The UK government published its controversial Northern Ireland Protocol Bill today in a move described by foreign secretary Liz Truss as a ‘fix’ to post-Brexit trade issues between Great Britain and NI.
However legal experts and some Tory MPs say the bill is illegal under international law, with the EU now preparing to take legal action against the UK.
Prime minister Boris Johnson denies the legislation breaks international law, today calling the bill a “relatively trivial set of adjustments” and arguing the move is necessary to protect the 1998 Good Friday Agreement.
‘Possible trade war’
The EU will respond by taking legal action against the UK in a matter of days, officials in Brussels told the FT and RTE, with the FT reporting that “the two sides are edging closer to a possible trade war”.
One option for the EU is to cancel parts of its post-Brexit trade deal, the EU-UK Trade and Cooperation Agreement, by applying tariffs to British goods.
The bill will be debated and voted on by parliament – perhaps before the summer recess – with opposition expected in both the House of Commons and the Lords.
What’s in the bill
As expected, the bill published before 6pm today (Monday 13 June) would:
1. Green and red channels
The bill would create a green lane for goods from GB destined to remain in NI, allowing for fewer customs checks, and a red lane with existing checks for goods destined for the Republic of Ireland, ie the EU. Foreign secretary Liz Truss has previously said this would be implemented using a ‘trusted trader’ scheme
2. Dual regulatory system
The bill allows British firms exporting to Northern Ireland to choose between meeting EU or UK standards on regulation, “which are expected to increasingly diverge,” according to the Guardian
3. Taxation and state aid
The bill would bring an end to EU control over state aid and value added tax in Northern Ireland. A recent VAT cut on energy-saving materials could not be implemented in NI because of EU tax rules
4. Curbing the ECJ
The bill would end oversight by the European Court of Justice on any trade disputes, which instead would be dealt with by "independent arbitration"
5. Future powers
In Clause 15 of the bill, ministers are given sweeping powers to change almost every aspect of the protocol’s text. The government describes this as an insurance policy “rather than the right to sweep away further chunks of the agreement,” the Guardian reports.
Reaction: ‘Low point’
The bill is heightening tensions in the UK’s prolonged negotiations with the EU over the future implementation of the protocol.

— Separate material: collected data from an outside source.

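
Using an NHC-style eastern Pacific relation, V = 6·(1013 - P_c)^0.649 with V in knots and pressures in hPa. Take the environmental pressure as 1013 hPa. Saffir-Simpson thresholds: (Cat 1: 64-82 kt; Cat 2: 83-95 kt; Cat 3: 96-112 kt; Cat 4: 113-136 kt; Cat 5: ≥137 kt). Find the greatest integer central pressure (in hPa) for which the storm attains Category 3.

941 hPa

Category 3 begins at V = 96 kt.
Required ΔP = (96/6)^(1/0.649) = 16.000^1.541 ≈ 71.67 hPa.
P_c ≤ 1013 − 71.67 = 941.33, so the highest integer P_c is 941 hPa.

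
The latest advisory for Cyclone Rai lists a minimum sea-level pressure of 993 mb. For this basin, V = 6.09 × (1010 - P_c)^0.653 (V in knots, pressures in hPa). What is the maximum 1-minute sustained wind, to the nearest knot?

ΔP = 1010 − 993 = 17 mb.
17^0.653 ≈ 6.360.
V ≈ 6.09 × 6.360 ≈ 38.7 kt.

39 kt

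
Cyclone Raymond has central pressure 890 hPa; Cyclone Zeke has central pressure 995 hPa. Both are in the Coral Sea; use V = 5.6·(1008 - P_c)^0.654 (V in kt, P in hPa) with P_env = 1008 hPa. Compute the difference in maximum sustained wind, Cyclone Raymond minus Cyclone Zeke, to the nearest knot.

Cyclone Raymond: ΔP = 118; V ≈ 5.6 × 118^0.654 ≈ 126.82 kt.
Cyclone Zeke: ΔP = 13; V ≈ 5.6 × 13^0.654 ≈ 29.97 kt.
Difference ≈ 126.82 − 29.97 = 96.85 → 97 kt.

97 kt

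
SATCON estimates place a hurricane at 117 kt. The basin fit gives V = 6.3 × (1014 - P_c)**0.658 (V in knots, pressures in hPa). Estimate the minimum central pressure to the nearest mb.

ΔP = (V / 6.3)^(1/0.658) = (117/6.3)^1.520.
117/6.3 = 18.571; 18.571^1.520 ≈ 84.79 mb.
P_c = 1014 − 84.79 = 929.21 ≈ 929 mb.

929 mb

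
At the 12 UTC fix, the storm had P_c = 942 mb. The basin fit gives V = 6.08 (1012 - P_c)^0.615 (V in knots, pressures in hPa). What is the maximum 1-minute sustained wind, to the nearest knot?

ΔP = 1012 − 942 = 70 mb.
70^0.615 ≈ 13.638.
V ≈ 6.08 × 13.638 ≈ 82.9 kt.

83 kt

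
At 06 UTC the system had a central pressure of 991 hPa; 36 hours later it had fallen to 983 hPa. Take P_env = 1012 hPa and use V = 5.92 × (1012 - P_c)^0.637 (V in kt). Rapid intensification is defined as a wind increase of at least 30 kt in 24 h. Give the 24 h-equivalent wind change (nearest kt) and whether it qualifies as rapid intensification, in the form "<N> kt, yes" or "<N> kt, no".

V₁: ΔP = 21, V ≈ 5.92 × 21^0.637 ≈ 41.17 kt.
V₂: ΔP = 29, V ≈ 5.92 × 29^0.637 ≈ 50.57 kt.
ΔV over 36 h = 9.40 kt → 24 h equivalent = 9.40 × 24/36 ≈ 6.27 kt.
6 kt < 30 kt ⇒ not rapid intensification.

6 kt, no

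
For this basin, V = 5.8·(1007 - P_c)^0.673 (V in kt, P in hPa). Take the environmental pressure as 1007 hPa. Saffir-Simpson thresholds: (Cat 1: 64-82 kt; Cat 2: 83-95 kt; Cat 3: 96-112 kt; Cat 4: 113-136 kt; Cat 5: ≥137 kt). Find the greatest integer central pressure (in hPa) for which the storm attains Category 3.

Category 3 begins at V = 96 kt.
Required ΔP = (96/5.8)^(1/0.673) = 16.552^1.486 ≈ 64.72 hPa.
P_c ≤ 1007 − 64.72 = 942.28, so the highest integer P_c is 942 hPa.

942 hPa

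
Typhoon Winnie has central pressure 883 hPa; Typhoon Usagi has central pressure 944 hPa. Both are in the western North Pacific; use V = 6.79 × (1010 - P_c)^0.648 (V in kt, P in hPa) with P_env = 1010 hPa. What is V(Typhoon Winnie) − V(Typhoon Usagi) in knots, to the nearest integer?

54 kt

Typhoon Winnie: ΔP = 127; V ≈ 6.79 × 127^0.648 ≈ 156.72 kt.
Typhoon Usagi: ΔP = 66; V ≈ 6.79 × 66^0.648 ≈ 102.55 kt.
Difference ≈ 156.72 − 102.55 = 54.17 → 54 kt.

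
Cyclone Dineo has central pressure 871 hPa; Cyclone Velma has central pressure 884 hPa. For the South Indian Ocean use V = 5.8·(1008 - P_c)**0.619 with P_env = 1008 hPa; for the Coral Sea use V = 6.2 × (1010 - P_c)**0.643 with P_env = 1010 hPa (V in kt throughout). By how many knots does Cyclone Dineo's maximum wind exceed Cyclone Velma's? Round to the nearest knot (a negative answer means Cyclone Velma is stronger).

-17 kt

Cyclone Dineo: ΔP = 137; V ≈ 5.8 × 137^0.619 ≈ 121.92 kt.
Cyclone Velma: ΔP = 126; V ≈ 6.2 × 126^0.643 ≈ 138.97 kt.
Difference ≈ 121.92 − 138.97 = -17.05 → -17 kt.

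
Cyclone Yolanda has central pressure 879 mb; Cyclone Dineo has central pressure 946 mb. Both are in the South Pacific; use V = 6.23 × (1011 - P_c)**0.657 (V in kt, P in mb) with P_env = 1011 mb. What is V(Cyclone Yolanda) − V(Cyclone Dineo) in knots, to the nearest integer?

Cyclone Yolanda: ΔP = 132; V ≈ 6.23 × 132^0.657 ≈ 154.07 kt.
Cyclone Dineo: ΔP = 65; V ≈ 6.23 × 65^0.657 ≈ 96.73 kt.
Difference ≈ 154.07 − 96.73 = 57.34 → 57 kt.

57 kt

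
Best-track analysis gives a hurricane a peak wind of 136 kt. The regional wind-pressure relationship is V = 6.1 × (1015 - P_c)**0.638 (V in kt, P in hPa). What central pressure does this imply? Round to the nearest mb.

885 mb

ΔP = (V / 6.1)^(1/0.638) = (136/6.1)^1.567.
136/6.1 = 22.295; 22.295^1.567 ≈ 129.77 mb.
P_c = 1015 − 129.77 = 885.23 ≈ 885 mb.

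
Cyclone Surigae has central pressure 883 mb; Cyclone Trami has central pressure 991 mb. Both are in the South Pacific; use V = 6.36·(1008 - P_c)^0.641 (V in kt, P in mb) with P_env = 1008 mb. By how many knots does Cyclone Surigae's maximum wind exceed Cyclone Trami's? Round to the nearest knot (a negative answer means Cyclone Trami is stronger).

Cyclone Surigae: ΔP = 125; V ≈ 6.36 × 125^0.641 ≈ 140.47 kt.
Cyclone Trami: ΔP = 17; V ≈ 6.36 × 17^0.641 ≈ 39.10 kt.
Difference ≈ 140.47 − 39.10 = 101.37 → 101 kt.

101 kt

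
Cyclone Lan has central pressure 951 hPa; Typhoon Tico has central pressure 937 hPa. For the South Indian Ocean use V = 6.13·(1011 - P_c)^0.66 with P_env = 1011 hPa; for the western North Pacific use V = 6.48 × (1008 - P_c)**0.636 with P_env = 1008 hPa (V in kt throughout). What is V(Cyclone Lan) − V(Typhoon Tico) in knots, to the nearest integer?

-6 kt

Cyclone Lan: ΔP = 60; V ≈ 6.13 × 60^0.66 ≈ 91.42 kt.
Typhoon Tico: ΔP = 71; V ≈ 6.48 × 71^0.636 ≈ 97.49 kt.
Difference ≈ 91.42 − 97.49 = -6.07 → -6 kt.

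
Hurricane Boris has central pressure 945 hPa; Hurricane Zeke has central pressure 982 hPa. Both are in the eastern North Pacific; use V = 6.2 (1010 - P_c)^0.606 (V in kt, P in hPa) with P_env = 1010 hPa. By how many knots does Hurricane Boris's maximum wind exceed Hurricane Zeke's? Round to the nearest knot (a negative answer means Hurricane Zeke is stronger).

Hurricane Boris: ΔP = 65; V ≈ 6.2 × 65^0.606 ≈ 77.81 kt.
Hurricane Zeke: ΔP = 28; V ≈ 6.2 × 28^0.606 ≈ 46.71 kt.
Difference ≈ 77.81 − 46.71 = 31.10 → 31 kt.

31 kt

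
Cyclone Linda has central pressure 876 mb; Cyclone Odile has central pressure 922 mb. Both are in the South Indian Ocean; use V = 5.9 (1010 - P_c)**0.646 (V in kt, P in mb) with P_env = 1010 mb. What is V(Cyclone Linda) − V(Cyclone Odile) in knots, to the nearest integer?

Cyclone Linda: ΔP = 134; V ≈ 5.9 × 134^0.646 ≈ 139.62 kt.
Cyclone Odile: ΔP = 88; V ≈ 5.9 × 88^0.646 ≈ 106.41 kt.
Difference ≈ 139.62 − 106.41 = 33.21 → 33 kt.

33 kt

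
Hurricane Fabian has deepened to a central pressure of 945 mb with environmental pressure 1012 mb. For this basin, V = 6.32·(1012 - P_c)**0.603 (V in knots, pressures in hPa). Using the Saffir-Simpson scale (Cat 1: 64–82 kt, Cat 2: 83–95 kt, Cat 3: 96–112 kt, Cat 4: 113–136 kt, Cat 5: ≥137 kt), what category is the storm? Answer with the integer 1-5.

1

ΔP = 1012 − 945 = 67 mb.
V ≈ 6.32 × 67^0.603 = 6.32 × 12.62 ≈ 80 kt.
80 kt falls in the Category 1 band.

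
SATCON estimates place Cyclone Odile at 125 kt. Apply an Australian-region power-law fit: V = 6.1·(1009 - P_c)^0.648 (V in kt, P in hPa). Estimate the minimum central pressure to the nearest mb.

ΔP = (V / 6.1)^(1/0.648) = (125/6.1)^1.543.
125/6.1 = 20.492; 20.492^1.543 ≈ 105.69 mb.
P_c = 1009 − 105.69 = 903.31 ≈ 903 mb.

903 mb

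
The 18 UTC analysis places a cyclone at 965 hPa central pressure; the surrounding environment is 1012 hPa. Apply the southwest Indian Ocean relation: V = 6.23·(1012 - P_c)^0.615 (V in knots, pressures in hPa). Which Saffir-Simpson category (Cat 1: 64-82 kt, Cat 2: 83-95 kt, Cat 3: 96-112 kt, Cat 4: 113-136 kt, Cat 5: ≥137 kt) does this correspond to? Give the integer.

1

ΔP = 1012 − 965 = 47 hPa.
V ≈ 6.23 × 47^0.615 = 6.23 × 10.67 ≈ 67 kt.
67 kt falls in the Category 1 band.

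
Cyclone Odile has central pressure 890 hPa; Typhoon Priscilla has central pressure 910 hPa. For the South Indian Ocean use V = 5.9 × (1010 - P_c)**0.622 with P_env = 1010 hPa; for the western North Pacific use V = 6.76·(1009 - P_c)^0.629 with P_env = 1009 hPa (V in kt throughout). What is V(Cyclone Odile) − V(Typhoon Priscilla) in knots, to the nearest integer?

-6 kt

Cyclone Odile: ΔP = 120; V ≈ 5.9 × 120^0.622 ≈ 115.91 kt.
Typhoon Priscilla: ΔP = 99; V ≈ 6.76 × 99^0.629 ≈ 121.67 kt.
Difference ≈ 115.91 − 121.67 = -5.76 → -6 kt.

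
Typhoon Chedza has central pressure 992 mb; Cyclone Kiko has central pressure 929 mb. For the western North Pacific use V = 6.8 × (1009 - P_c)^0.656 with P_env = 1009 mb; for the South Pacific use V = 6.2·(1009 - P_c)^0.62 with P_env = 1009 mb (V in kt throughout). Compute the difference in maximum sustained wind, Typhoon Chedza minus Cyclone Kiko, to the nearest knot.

Typhoon Chedza: ΔP = 17; V ≈ 6.8 × 17^0.656 ≈ 43.62 kt.
Cyclone Kiko: ΔP = 80; V ≈ 6.2 × 80^0.62 ≈ 93.82 kt.
Difference ≈ 43.62 − 93.82 = -50.20 → -50 kt.

-50 kt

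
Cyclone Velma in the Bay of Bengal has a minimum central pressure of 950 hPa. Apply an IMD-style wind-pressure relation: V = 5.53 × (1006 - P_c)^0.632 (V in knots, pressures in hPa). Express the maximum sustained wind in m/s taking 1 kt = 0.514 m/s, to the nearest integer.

ΔP = 1006 − 950 = 56 hPa.
V ≈ 5.53 × 56^0.632 = 5.53 × 12.731 ≈ 70.401 kt.
70.401 × 0.514 ≈ 36.19 m/s → 36 m/s.

36 m/s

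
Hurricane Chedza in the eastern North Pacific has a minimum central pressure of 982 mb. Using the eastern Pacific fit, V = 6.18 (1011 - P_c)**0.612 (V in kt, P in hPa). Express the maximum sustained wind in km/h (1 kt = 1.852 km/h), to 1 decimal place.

ΔP = 1011 − 982 = 29 mb.
V ≈ 6.18 × 29^0.612 = 6.18 × 7.852 ≈ 48.526 kt.
48.526 × 1.852 ≈ 89.87 km/h → 89.9 km/h.

89.9 km/h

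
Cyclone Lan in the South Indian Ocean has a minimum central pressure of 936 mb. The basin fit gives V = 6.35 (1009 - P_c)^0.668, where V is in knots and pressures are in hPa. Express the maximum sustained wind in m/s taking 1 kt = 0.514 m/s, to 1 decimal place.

ΔP = 1009 − 936 = 73 mb.
V ≈ 6.35 × 73^0.668 = 6.35 × 17.567 ≈ 111.551 kt.
111.551 × 0.514 ≈ 57.34 m/s → 57.3 m/s.

57.3 m/s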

Irish Taoiseach (prime minister) Micheal Martin has described the UK’s plans in the BBC as a “low point” and “very regrettable”, while Ireland’s foreign secretary Simon Coveney called the legislation a “big deal”.
“If you are legislating to set aside elements of an international treaty, which is international law, well then you’re breaking international law,” Coveney today told reporters, including the Irish Times.
'Fix the protocol problems'
UK ministers have defended the proposals, with Truss saying that the UK wants to “fix the problems with the NI Protocol and restore political stability” in the region. She added that the EU needed to be more “willing to change”.
NI secretary Brandon Lewis has also defended the legislation as being “lawful” and “correct” on the basis of independent legal advice the government has received from Sir James Eadie QC.
He told Sky News’ Sophy Ridge yesterday that "people will see that what we're proposing resolves the key issues within the Protocol."
‘Time to do a deal’
Tony Danker, the director general of the CBI, told the Guardian that both sides needed to do more to reach a deal that satisfies all parties – including businesses in Northern Ireland.
“I don’t think it’s time for grandstanding. I think it’s time to do a deal,” he said. “I’m firmly of the view the Europeans are being inflexible. At the same time, our measures to take unilateral action in response are unhelpful.”
IOE&IT response: ‘Facilitation is key’
IOE&IT director general Marco Forgione has also said that steps need to be taken to “help facilitate the free flow of goods and services” between Great Britain and Northern Ireland and called “on both sides to come together and solve this in a way that meets the needs of business”.
Forgione, currently attending the 12th Ministerial Conference at the World Trade Organization in Geneva, highlighted the role that trade facilitation has to play in addressing issues such as those that are currently being experienced in Northern Ireland.
“One of the most significant issues being discussed here in Geneva is global trade facilitation,” he said. “It is a timely reminder of the importance education plays in empowering organisations and equipping individuals with the expertise to trade effectively, sustainability and competitively.”